The government initiative, announced last month, to convert unsold homes into subsidized housing has been a particular cause of friction. Some homeowners are unhappy about the mixing of public housing and private developments.
Last month, someone filed a complaint on the Sichuan Province website about a local state-owned company’s turning some of its new houses into public housing. The person, who had bought a home in that complex two years earlier, said over 100 new apartments were being turned into public housing without any consultation with existing homeowners. In the complaint, the individual expressed displeasure about having to pay high prices for the property yet receiving the “quality of public housing.”
“The value of the community has plummeted,” the person wrote. “Property owners who have bought homes are suffering unspeakable misery.”
In a response to the complaint, the state-owned firm said that it was supporting national policy and that the homes were subject to “market regulated price management.”

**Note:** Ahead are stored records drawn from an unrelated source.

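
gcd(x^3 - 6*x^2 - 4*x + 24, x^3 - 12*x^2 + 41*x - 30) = x - 6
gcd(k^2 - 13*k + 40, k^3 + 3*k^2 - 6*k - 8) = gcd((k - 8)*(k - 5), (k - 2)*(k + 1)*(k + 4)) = 1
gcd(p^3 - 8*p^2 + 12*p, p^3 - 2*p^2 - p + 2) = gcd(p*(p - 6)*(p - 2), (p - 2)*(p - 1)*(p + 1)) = p - 2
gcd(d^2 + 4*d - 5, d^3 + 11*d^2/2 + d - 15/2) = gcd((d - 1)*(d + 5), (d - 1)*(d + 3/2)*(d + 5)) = d^2 + 4*d - 5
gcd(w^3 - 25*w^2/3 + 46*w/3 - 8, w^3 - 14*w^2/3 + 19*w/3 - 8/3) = w - 1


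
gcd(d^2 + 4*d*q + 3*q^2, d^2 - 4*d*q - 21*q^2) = d + 3*q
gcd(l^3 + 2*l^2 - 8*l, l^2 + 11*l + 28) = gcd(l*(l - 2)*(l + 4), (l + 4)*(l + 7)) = l + 4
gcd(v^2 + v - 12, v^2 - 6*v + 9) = v - 3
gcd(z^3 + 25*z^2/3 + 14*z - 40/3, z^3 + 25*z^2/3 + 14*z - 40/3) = z^3 + 25*z^2/3 + 14*z - 40/3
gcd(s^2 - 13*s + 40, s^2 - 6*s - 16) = s - 8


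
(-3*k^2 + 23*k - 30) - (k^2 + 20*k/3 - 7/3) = -4*k^2 + 49*k/3 - 83/3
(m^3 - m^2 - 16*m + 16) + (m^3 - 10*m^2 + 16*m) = 2*m^3 - 11*m^2 + 16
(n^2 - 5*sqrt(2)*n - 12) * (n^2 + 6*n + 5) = n^4 - 5*sqrt(2)*n^3 + 6*n^3 - 30*sqrt(2)*n^2 - 7*n^2 - 72*n - 25*sqrt(2)*n - 60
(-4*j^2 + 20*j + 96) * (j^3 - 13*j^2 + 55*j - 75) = -4*j^5 + 72*j^4 - 384*j^3 + 152*j^2 + 3780*j - 7200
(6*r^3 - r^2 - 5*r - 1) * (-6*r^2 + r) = -36*r^5 + 12*r^4 + 29*r^3 + r^2 - r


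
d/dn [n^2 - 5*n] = 2*n - 5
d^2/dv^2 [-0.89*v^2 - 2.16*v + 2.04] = -1.78000000000000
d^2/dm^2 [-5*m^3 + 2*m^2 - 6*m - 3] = 4 - 30*m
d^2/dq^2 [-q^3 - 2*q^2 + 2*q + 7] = -6*q - 4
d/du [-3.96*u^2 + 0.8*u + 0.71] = 0.8 - 7.92*u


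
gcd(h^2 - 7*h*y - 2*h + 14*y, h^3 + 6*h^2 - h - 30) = h - 2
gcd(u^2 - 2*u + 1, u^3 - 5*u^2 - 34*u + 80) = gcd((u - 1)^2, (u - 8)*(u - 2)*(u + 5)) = 1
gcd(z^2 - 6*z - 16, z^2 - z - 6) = z + 2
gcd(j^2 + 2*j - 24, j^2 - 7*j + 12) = j - 4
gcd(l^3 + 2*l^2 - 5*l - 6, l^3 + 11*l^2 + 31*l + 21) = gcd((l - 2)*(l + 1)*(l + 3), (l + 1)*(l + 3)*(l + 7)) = l^2 + 4*l + 3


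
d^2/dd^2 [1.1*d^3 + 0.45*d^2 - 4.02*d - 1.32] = 6.6*d + 0.9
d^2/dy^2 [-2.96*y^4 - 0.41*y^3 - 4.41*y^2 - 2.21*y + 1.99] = -35.52*y^2 - 2.46*y - 8.82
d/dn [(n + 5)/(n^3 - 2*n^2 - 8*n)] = (-n*(-n^2 + 2*n + 8) + (n + 5)*(-3*n^2 + 4*n + 8))/(n^2*(-n^2 + 2*n + 8)^2)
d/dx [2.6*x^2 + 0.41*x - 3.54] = 5.2*x + 0.41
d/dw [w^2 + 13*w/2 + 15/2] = 2*w + 13/2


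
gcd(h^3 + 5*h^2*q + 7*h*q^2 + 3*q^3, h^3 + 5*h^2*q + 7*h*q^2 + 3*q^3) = h^3 + 5*h^2*q + 7*h*q^2 + 3*q^3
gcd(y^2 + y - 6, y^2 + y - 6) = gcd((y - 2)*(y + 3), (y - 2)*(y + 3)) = y^2 + y - 6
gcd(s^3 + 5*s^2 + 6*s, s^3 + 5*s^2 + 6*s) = s^3 + 5*s^2 + 6*s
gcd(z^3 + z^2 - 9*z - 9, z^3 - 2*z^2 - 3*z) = z^2 - 2*z - 3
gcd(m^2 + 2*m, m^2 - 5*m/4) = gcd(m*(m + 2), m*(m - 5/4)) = m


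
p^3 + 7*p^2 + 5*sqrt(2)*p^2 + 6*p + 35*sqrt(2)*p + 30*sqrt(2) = (p + 1)*(p + 6)*(p + 5*sqrt(2))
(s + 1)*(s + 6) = s^2 + 7*s + 6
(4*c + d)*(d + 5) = 4*c*d + 20*c + d^2 + 5*d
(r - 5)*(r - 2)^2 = r^3 - 9*r^2 + 24*r - 20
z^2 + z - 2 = (z - 1)*(z + 2)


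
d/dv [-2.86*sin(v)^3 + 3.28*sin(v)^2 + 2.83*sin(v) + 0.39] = (-8.58*sin(v)^2 + 6.56*sin(v) + 2.83)*cos(v)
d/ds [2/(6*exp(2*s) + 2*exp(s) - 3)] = (-24*exp(s) - 4)*exp(s)/(6*exp(2*s) + 2*exp(s) - 3)^2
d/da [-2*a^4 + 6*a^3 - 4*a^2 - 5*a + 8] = -8*a^3 + 18*a^2 - 8*a - 5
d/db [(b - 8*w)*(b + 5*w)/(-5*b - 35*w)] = ((-2*b + 3*w)*(b + 7*w) + (b - 8*w)*(b + 5*w))/(5*(b + 7*w)^2)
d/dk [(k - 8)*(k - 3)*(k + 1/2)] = 3*k^2 - 21*k + 37/2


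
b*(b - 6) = b^2 - 6*b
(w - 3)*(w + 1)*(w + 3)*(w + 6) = w^4 + 7*w^3 - 3*w^2 - 63*w - 54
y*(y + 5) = y^2 + 5*y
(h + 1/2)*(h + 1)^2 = h^3 + 5*h^2/2 + 2*h + 1/2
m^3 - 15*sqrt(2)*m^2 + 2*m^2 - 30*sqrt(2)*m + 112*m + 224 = (m + 2)*(m - 8*sqrt(2))*(m - 7*sqrt(2))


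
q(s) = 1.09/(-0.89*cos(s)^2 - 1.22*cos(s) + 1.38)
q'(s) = 1.09*(-1.78*sin(s)*cos(s) - 1.22*sin(s))/(-0.89*cos(s)^2 - 1.22*cos(s) + 1.38)^2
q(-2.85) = 0.63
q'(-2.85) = -0.05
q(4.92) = 1.00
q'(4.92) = 1.42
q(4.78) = 0.84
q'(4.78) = 0.87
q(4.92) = 1.00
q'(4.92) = 1.42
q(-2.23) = 0.61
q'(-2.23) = 0.03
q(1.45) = 0.89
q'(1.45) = -1.04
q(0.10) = -1.52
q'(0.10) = -0.64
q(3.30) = 0.63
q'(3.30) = -0.03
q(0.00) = -1.49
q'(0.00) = 0.00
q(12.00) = -3.85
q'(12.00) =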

Kevin Duan, who bought an apartment in an almost finished complex in the central Chinese city of Changsha, said one of the compound’s 20 buildings would become public housing. He said homeowners were furious and demanded that the affordable housing be segregated from the rest of the complex.
“A commercial housing community should not have public rental housing,” Mr. Duan said. “If I had known it was a complex with public housing from the beginning, I definitely would not have considered it.”